Bryan Czibesz joined The Clay Studio's Resident Artist Program in 2009 upon completion of his MFA from San Diego State University. By nature, he has always been interested in how things were made, how parts bacame a whole and how all worked together in fulfilling their function. It didn't matter if it was a building, a car, a piece of machinery or a small appliance, the desire to learn how it came to be and how it functioned fueled his curiosity and interests. He was interested in all aspects of how these things came to be, from their conception, to their design, to their making. So it is not surprising that his curiosity and his interest in these matters would extend to his studio practice. The work Bryan made while in Graduate School was either mechanized , parts of the sculpture moving, or the entire piece itself capable of traveling around a room. Others used different cutting edge technology, both computer aided design and CNC technology used in their creation. These sculptural works, conceptualized and built by Czibesz, were designed to aid humans in moving beyond pysical and mental limitations. They were made from a variety of materials including clay, one of the oldest materials known to man. Czibesz, being part of a generation of makers who have never known life without computers, embraces and incorporates this technology into his own studio practice as both as a tool and content.
In his current exhibition, Prototype, Czibesz' newest works explore issues of authorship and ownership and challenge our conventional understanding of the "handmade". Using the six simple machines of man, denying their intent, rendering them unable to function as designed, he renders them objects, truly objectified. With this work Czibesz also explores formal similarities and differences and the impact of scale, dimension, color, material choice, and presentation.
Czibesz states, "In this work, I have formalized the building blocks of technology, the lever, inclined plane, wheel and axle, pulley, wedge, and screw, as prototypes that explore the purpose of what we build in the physical world.
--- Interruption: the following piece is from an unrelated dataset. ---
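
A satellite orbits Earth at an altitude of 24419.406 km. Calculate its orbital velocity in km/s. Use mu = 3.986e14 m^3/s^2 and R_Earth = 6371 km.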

Known as the Six Simple Machines, they represent the fundamental ways of achieving mechanical advantage over the material apart from our bodies."
" Beginning with small explorations of form, and showing a record of their making, initial handbuilt earthenware objects were imported in to the digital environment with a three-dimensional scanner, and then reproduced on a CNC (computer numeric control) prototyping machine. This process transformed the evidence of the hand through the interpretation of both the eye and the hand of a machine. "
"The machinable wax prototypes are impermanent material objects in manufacturing. In order to preserve them as a record of process, they are reproduced in vitreous porcelain as production objects, and in cast sugar as consumable objects. This progression parallels that of technology in general, which has as its ostensible goal the incremental removal of the body in relation to the material, even though the body itself is always the operative."
"Viewers are invited to explore the history of this process, from the marks of the hand through the interpretation of hand of the machine, with their own senses. I have also engaged in a reinvestigation of this process through the construction of the forms once again, as small iconic earthworks in unfired earthenware. This all serves the purpose of bringing the work back to the human body, and highlights the inherent contradictions present in technology, which is the manifestation of our ability—and desire—to transcend the limitations of our physiology."